The gap between those with the most and those with the least has blown out over the past two decades, with the average wealth of the highest 20% growing at four times the rate of the lowest, new research by the Australian Council of Social Services (ACOSS) and UNSW Sydney shows.

The latest report from the Poverty and Inequality Partnership, Inequality in Australia 2023: Overview, shows that wealth inequality has increased strongly over the past two decades. From 2003 to 2022, the average wealth of the highest 20% rose by 82% and that of the highest 5% rose by 86%, leaving behind the middle 20% (with a 61% increase) and the lowest 20% (with a 20% increase).

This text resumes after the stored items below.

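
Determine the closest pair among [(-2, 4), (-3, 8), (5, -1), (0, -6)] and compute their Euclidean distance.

Computing all pairwise distances among 4 points:

d((-2, 4), (-3, 8)) = 4.1231 <-- minimum
d((-2, 4), (5, -1)) = 8.6023
d((-2, 4), (0, -6)) = 10.198
d((-3, 8), (5, -1)) = 12.0416
d((-3, 8), (0, -6)) = 14.3178
d((5, -1), (0, -6)) = 7.0711

Closest pair: (-2, 4) and (-3, 8) with distance 4.1231

The closest pair is (-2, 4) and (-3, 8) with Euclidean distance 4.1231. For 4 points, brute-force pairwise comparison is shown above. For large n, the divide-and-conquer algorithm (sort by x, recurse on halves, check the dividing strip) achieves O(n log n).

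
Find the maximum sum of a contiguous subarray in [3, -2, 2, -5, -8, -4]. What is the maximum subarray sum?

Using Kadane's algorithm on [3, -2, 2, -5, -8, -4]:

Scanning through the array:
Position 1 (value -2): max_ending_here = 1, max_so_far = 3
Position 2 (value 2): max_ending_here = 3, max_so_far = 3
Position 3 (value -5): max_ending_here = -2, max_so_far = 3
Position 4 (value -8): max_ending_here = -8, max_so_far = 3
Position 5 (value -4): max_ending_here = -4, max_so_far = 3

Maximum subarray: [3]
Maximum sum: 3

The maximum subarray is [3] with sum 3. This subarray runs from index 0 to index 0.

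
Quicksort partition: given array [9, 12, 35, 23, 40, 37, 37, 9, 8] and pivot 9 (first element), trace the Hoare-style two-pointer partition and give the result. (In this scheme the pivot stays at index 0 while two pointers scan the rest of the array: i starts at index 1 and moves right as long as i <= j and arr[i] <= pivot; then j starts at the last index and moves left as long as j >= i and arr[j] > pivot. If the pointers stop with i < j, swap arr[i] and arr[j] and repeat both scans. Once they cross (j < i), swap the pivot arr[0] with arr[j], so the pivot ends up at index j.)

Hoare-style two-pointer partition with pivot = 9:

Initial array: [9, 12, 35, 23, 40, 37, 37, 9, 8]

Pointers start at i = 1, j = 8.
i stops at index 1 (arr[1]=12 > 9), j stops at index 8 (arr[8]=8 <= 9): swap arr[1] and arr[8], array becomes [9, 8, 35, 23, 40, 37, 37, 9, 12]
i stops at index 2 (arr[2]=35 > 9), j stops at index 7 (arr[7]=9 <= 9): swap arr[2] and arr[7], array becomes [9, 8, 9, 23, 40, 37, 37, 35, 12]
i ends at 3, j ends at 2: the pointers have crossed (j < i), so scanning stops.

Swap pivot arr[0] with arr[2] to place pivot at position 2: [9, 8, 9, 23, 40, 37, 37, 35, 12]
Pivot position: 2

After partitioning with pivot 9, the array becomes [9, 8, 9, 23, 40, 37, 37, 35, 12]. The pivot is placed at index 2. All elements to the left of the pivot are <= 9, and all elements to the right are > 9.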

The overall increase in wealth inequality over the period was mainly driven by superannuation, which grew by 155% in value due to compulsory savings property investment.

Contrary to the public image of ‘mum and dad’ property investors, investment housing is very unequally shared: the wealthiest 20% hold 82% of all investment property by value.

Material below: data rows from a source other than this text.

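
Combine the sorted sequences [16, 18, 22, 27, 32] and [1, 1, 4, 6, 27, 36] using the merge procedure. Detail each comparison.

Merging process:

Compare 16 vs 1: take 1 from right. Merged: [1]
Compare 16 vs 1: take 1 from right. Merged: [1, 1]
Compare 16 vs 4: take 4 from right. Merged: [1, 1, 4]
Compare 16 vs 6: take 6 from right. Merged: [1, 1, 4, 6]
Compare 16 vs 27: take 16 from left. Merged: [1, 1, 4, 6, 16]
Compare 18 vs 27: take 18 from left. Merged: [1, 1, 4, 6, 16, 18]
Compare 22 vs 27: take 22 from left. Merged: [1, 1, 4, 6, 16, 18, 22]
Compare 27 vs 27: take 27 from left. Merged: [1, 1, 4, 6, 16, 18, 22, 27]
Compare 32 vs 27: take 27 from right. Merged: [1, 1, 4, 6, 16, 18, 22, 27, 27]
Compare 32 vs 36: take 32 from left. Merged: [1, 1, 4, 6, 16, 18, 22, 27, 27, 32]
Append remaining from right: [36]. Merged: [1, 1, 4, 6, 16, 18, 22, 27, 27, 32, 36]

Final merged array: [1, 1, 4, 6, 16, 18, 22, 27, 27, 32, 36]
Total comparisons: 10

The merged array is [1, 1, 4, 6, 16, 18, 22, 27, 27, 32, 36], requiring 10 comparisons. The merge step runs in O(n) time where n is the total number of elements.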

The report also shows that the government’s timely pandemic response reduced income inequality, but only temporarily.

Read the full report:

Key findings

Income inequality

  • In 2019-20, the highest 20% of households by income had average incomes of $4,306 per week after tax, five times the income of the lowest 20% ($794), and the highest 5% ($6,495) had eight times the income of the lowest 20%.
  • Wages comprise 77% of incomes overall, but the lowest 20% relied relatively more on social security (50% of their income) while the highest 5% relied relatively more on investments (comprising 23% of their income).

Long-term trends in income inequality (1999 to 2019) 

  • Over the last two decades, income inequality increased during periods of income growth (1999-2007) and stabilized in periods of income stagnation (2007-2019).
  • The average incomes of the highest 5% grew faster (by 59% overall) than those of the middle 20% (41%) and lowest 20% (46%) during this period.

Impact of COVID-19 (2019 to 2022)

  • During the first year of recovery from the COVID recession (2020-21), temporary government income supports lifted average household incomes and reduced income inequality.
  • COVID income supports helped the lowest 20% more significantly than other groups.
  • However, the removal of COVID income supports during 2021-22 led to a decline in real incomes and an increase in income inequality, bringing it close to pre-COVID levels.

Wealth inequality

  • Average household wealth in Australia is the fourth-highest in the world, driven mainly by home ownership.
  • Wealth distribution is highly unequal, with the wealthiest 20% holding average wealth of $3,240,000 – six times the wealth of the middle 20% ($588,000) and 90 times that of the lowest 20% ($36,000).
  • Contrary to the image of the ‘mum and dad investor’, the highest 20% by wealth holds 82% of the value of all investment property and 78% of all shares and financial investments .

Long-term trends in wealth inequality (2003 to 2022)

  • Wealth inequality increased substantially over the past two decades. The wealth of the highest 20% increased by 82% compared to 61% for the middle 20% and just 20% for the lowest 20%.
  • Growth in superannuation assets contributed significantly to the overall increase in of wealth inequality.